MBA 101: Don't Be "That Guy"

July 5, 2008
As I move through my business school coursework, I've been surprised to discover how much my MBA curriculum falls firmly under the "common sense" label. For instance, I've learned that poor quality practices have lingering costs that go above and beyond ...

As I move through my business school coursework, I've been surprised to discover how much my MBA curriculum falls firmly under the "common sense" label. For instance, I've learned that poor quality practices have lingering costs that go above and beyond warranty accruals and inventory writeoffs.

To illustrate, let me tell you about a party I attended a few summers back, up in the fisherman's paradise known as Lake of the Woods (located in Northwestern Ontario). The crowd at the party was a mix of locals and longtime visitors, with a couple of obvious tourists and "honorary locals" (such as myself) mixed in.

As with many parties of this kind, there was one guy there who stood out for all the wrong reasons. He started drinking early, got progressively louder and more obnoxious as the night wore on, and by the end of the evening had gotten himself punched in the face and knocked out cold, after which he woke up and then, after drinking some more, passed back out. When I last saw him, he was slumped outside the cabin's back door, with a cloud of hungry, Canadian North Woods-sized mosquitoes jockeying for position on every square inch of his exposed skin. (We joked at the time about renting him out as a bug zapper, since the rest of us went relatively unmolested that night).

According to the host, when "that guy" woke up the next morning, he had two black eyes that you could hardly see, as they were recessed into a face that resembled a field of layered, angry red, swollen mosquito bites.

His friends later told us that it took nearly a month for "that guy" to look normal again, as he had an allergic reaction to the bites and couldn't stop scratching his face, neck, arms, legs, etc. Supposedly, he even had mosquito bites on the inside of his nose, and if they can climb up your nose, well...they can get anywhere. I'll leave that much to your imagination.

Point is, "that guy" became a legend amongst my group of friends, and even though I never saw him again, we still talk about him as a cautionary tale.

What I'm learning as I move through business school is, "that guy" has corollaries in the corporation. Even above and beyond the Ken Lays of the world (a great example of being "that guy" in the boardroom), I have been somewhat surprised to see how many MBA textbooks regularly use the same examples, over and over -- for example, tire manufacturer Firestone -- as an example of the cost of poor quality.

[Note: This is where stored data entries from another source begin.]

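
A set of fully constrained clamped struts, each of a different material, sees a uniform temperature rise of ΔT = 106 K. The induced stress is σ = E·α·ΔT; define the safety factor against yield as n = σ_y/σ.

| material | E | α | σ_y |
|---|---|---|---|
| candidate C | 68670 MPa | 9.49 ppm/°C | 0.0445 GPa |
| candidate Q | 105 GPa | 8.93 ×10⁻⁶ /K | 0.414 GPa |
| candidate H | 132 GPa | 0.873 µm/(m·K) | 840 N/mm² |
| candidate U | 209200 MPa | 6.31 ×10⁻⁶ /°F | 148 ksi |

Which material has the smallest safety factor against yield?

candidate C

With everything in SI (GPa, ×10⁻⁶/K, MPa):
  candidate C: E = 68.67, α = 9.49, σ_y = 44.50 → σ = 69.1 MPa, n = 0.644
  candidate Q: E = 105.0, α = 8.93, σ_y = 414.0 → σ = 99.4 MPa, n = 4.17
  candidate H: E = 132.0, α = 0.873, σ_y = 840.0 → σ = 12.2 MPa, n = 68.8
  candidate U: E = 209.2, α = 11.4, σ_y = 1020 → σ = 252 MPa, n = 4.05
Candidate C has the lowest safety factor, n = 0.644.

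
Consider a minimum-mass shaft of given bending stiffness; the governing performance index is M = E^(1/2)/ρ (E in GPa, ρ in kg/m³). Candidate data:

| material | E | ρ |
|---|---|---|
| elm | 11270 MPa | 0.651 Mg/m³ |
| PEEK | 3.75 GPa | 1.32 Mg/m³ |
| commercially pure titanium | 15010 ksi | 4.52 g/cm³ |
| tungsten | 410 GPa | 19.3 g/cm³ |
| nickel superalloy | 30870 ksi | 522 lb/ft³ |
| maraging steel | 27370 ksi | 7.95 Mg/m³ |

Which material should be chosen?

elm

Convert each candidate to consistent units, then evaluate M:
  elm: E = 11.27 GPa, ρ = 651.0 kg/m³
  PEEK: E = 3.750 GPa, ρ = 1320 kg/m³
  commercially pure titanium: E = 103.5 GPa, ρ = 4520 kg/m³
  tungsten: E = 410.0 GPa, ρ = 19300 kg/m³
  nickel superalloy: E = 212.8 GPa, ρ = 8362 kg/m³
  maraging steel: E = 188.7 GPa, ρ = 7950 kg/m³
  elm: M = 5.16×10⁻³
  commercially pure titanium: M = 2.25×10⁻³
  nickel superalloy: M = 1.74×10⁻³
  maraging steel: M = 1.73×10⁻³
  PEEK: M = 1.47×10⁻³
  tungsten: M = 1.05×10⁻³
Elm ranks first.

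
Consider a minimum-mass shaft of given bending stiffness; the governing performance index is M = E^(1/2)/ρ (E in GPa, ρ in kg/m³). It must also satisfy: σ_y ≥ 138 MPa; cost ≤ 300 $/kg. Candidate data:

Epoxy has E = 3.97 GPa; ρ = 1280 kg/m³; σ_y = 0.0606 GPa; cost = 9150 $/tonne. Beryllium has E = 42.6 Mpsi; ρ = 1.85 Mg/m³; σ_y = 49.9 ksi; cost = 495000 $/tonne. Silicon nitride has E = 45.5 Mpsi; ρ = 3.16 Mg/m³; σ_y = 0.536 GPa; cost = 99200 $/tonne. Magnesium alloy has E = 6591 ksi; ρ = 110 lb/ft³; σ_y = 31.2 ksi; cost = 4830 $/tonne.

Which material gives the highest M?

Screen on constraints: σ_y ≥ 138 MPa; cost ≤ 300 $/kg. Survivors: silicon nitride, magnesium alloy.
Convert each candidate to consistent units, then evaluate M:
  silicon nitride: E = 313.7 GPa, ρ = 3160 kg/m³
  magnesium alloy: E = 45.44 GPa, ρ = 1762 kg/m³
  silicon nitride: M = 5.61×10⁻³
  magnesium alloy: M = 3.83×10⁻³
Highest index: silicon nitride.

silicon nitride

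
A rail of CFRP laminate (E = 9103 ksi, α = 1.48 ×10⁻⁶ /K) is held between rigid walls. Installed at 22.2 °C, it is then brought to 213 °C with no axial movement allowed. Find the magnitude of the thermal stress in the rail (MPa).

17.7 MPa

E = 9103 ksi = 62.76 GPa.
ΔT = 190.8 K. Constrained thermal stress σ = E·α·ΔT = 62.76×10³ MPa × 1.48×10⁻⁶ × 190.8 = 17.7 MPa (compressive).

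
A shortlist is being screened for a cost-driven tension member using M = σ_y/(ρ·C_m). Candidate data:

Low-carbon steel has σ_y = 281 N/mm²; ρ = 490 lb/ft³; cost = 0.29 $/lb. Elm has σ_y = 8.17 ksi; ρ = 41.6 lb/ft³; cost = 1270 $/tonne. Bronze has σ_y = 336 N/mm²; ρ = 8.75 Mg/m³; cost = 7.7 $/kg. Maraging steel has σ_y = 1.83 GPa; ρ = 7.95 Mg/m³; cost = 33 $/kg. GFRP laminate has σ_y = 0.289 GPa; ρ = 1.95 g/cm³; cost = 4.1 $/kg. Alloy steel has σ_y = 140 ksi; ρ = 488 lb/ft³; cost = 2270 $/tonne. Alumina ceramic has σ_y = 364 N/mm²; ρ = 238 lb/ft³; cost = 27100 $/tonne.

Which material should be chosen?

After converting to SI:
  low-carbon steel: σ_y = 281.0 MPa, ρ = 7849 kg/m³, cost = 0.6393 $/kg
  elm: σ_y = 56.33 MPa, ρ = 666.4 kg/m³, cost = 1.270 $/kg
  bronze: σ_y = 336.0 MPa, ρ = 8750 kg/m³, cost = 7.700 $/kg
  maraging steel: σ_y = 1830 MPa, ρ = 7950 kg/m³, cost = 33.00 $/kg
  GFRP laminate: σ_y = 289.0 MPa, ρ = 1950 kg/m³, cost = 4.100 $/kg
  alloy steel: σ_y = 965.3 MPa, ρ = 7817 kg/m³, cost = 2.270 $/kg
  alumina ceramic: σ_y = 364.0 MPa, ρ = 3812 kg/m³, cost = 27.10 $/kg
  elm: M = 66.6 kN·m per $
  low-carbon steel: M = 56.0 kN·m per $
  alloy steel: M = 54.4 kN·m per $
  GFRP laminate: M = 36.1 kN·m per $
  maraging steel: M = 6.98 kN·m per $
  bronze: M = 4.99 kN·m per $
  alumina ceramic: M = 3.52 kN·m per $
Highest index: elm.

elm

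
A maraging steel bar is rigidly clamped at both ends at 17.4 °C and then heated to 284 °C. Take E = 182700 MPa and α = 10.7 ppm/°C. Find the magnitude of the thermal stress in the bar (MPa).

521 MPa

E = 182700 MPa = 182.7 GPa.
ΔT = 266.6 K. Constrained thermal stress σ = E·α·ΔT = 182.7×10³ MPa × 10.7×10⁻⁶ × 266.6 = 521 MPa (compressive).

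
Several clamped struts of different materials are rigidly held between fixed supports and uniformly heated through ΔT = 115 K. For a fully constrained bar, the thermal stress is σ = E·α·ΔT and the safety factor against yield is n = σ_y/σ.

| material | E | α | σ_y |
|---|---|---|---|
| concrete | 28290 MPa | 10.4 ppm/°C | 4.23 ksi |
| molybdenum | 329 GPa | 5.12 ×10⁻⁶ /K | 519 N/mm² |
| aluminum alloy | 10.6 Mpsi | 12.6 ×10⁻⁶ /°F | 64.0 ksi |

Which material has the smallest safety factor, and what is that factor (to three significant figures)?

Per material, after unit conversion:
  concrete: E = 28.29, α = 10.4, σ_y = 29.16 → σ = 33.8 MPa, n = 0.862
  molybdenum: E = 329.0, α = 5.12, σ_y = 519.0 → σ = 194 MPa, n = 2.68
  aluminum alloy: E = 73.08, α = 22.7, σ_y = 441.3 → σ = 191 MPa, n = 2.31
Concrete has the lowest safety factor, n = 0.862.

concrete, n = 0.862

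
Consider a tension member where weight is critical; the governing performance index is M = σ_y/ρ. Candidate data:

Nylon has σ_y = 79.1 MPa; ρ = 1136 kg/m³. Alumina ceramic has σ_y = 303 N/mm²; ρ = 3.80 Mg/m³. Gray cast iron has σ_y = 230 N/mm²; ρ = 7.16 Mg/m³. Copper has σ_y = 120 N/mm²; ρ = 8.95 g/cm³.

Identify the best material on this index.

alumina ceramic

In SI units:
  nylon: σ_y = 79.10 MPa, ρ = 1136 kg/m³
  alumina ceramic: σ_y = 303.0 MPa, ρ = 3800 kg/m³
  gray cast iron: σ_y = 230.0 MPa, ρ = 7160 kg/m³
  copper: σ_y = 120.0 MPa, ρ = 8950 kg/m³
  alumina ceramic: M = 79.7 kN·m/kg
  nylon: M = 69.6 kN·m/kg
  gray cast iron: M = 32.1 kN·m/kg
  copper: M = 13.4 kN·m/kg
Alumina ceramic has the largest M.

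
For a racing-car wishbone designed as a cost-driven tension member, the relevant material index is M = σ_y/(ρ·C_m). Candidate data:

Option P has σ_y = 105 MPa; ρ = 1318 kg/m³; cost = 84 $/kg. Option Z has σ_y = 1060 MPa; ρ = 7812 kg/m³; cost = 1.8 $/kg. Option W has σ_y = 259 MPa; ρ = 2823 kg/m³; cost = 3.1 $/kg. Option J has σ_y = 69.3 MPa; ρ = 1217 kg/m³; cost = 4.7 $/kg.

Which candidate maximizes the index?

option Z

Per-candidate index values:
  option Z: M = 75.4 kN·m per $
  option W: M = 29.6 kN·m per $
  option J: M = 12.1 kN·m per $
  option P: M = 0.948 kN·m per $
Option Z has the largest M.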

This Akron, Ohio-based company was founded on and had a century-long heritage of quality products built on top-shelf principles, but over the course of recent decades it received not one, but two black eyes in the media for tire recalls in 1978 and 2000, and has since found itself the poster child for bad quality -- and bad corporate decision-making as well. (If you don't know the story, check it out here.)

However tough the short run costs were to its product reputation amongst its primary customer base (a survey taken at the time noted that fully two-thirds of consumers said the controversy would make them "extremely unlikely" to purchase a Firestone tire) the "long tail" of this issue in school textbook form adds insult to injury, as an entire generation of business school students like me learn about the cost of poor quality from Firestone's bad example.

Now, fast forward to today. Think about Mattel's precarious position with toy recalls this last year -- how many anxious parents put the Mattel brand back on the shelf, because of high-profile, media-saturated product quality problems with China-manufactured toys? And how many textbook authors and college professors are now holding once-proud Mattel as an example of how not to manage your global supply chain?

The moral of the story is, don't be someone else's negative reinforcement.

Who will be "that guy" of this year? Might it be your company? I'd take extra pains to make sure it isn't, because the bloodsucking mosquitoes in the court of public opinion (and not to mention, the textbook publishing community) have no qualms about attacking you when you 're down, and (like "that guy" at the summer party) you'll be feeling the pain long after the black eye has faded.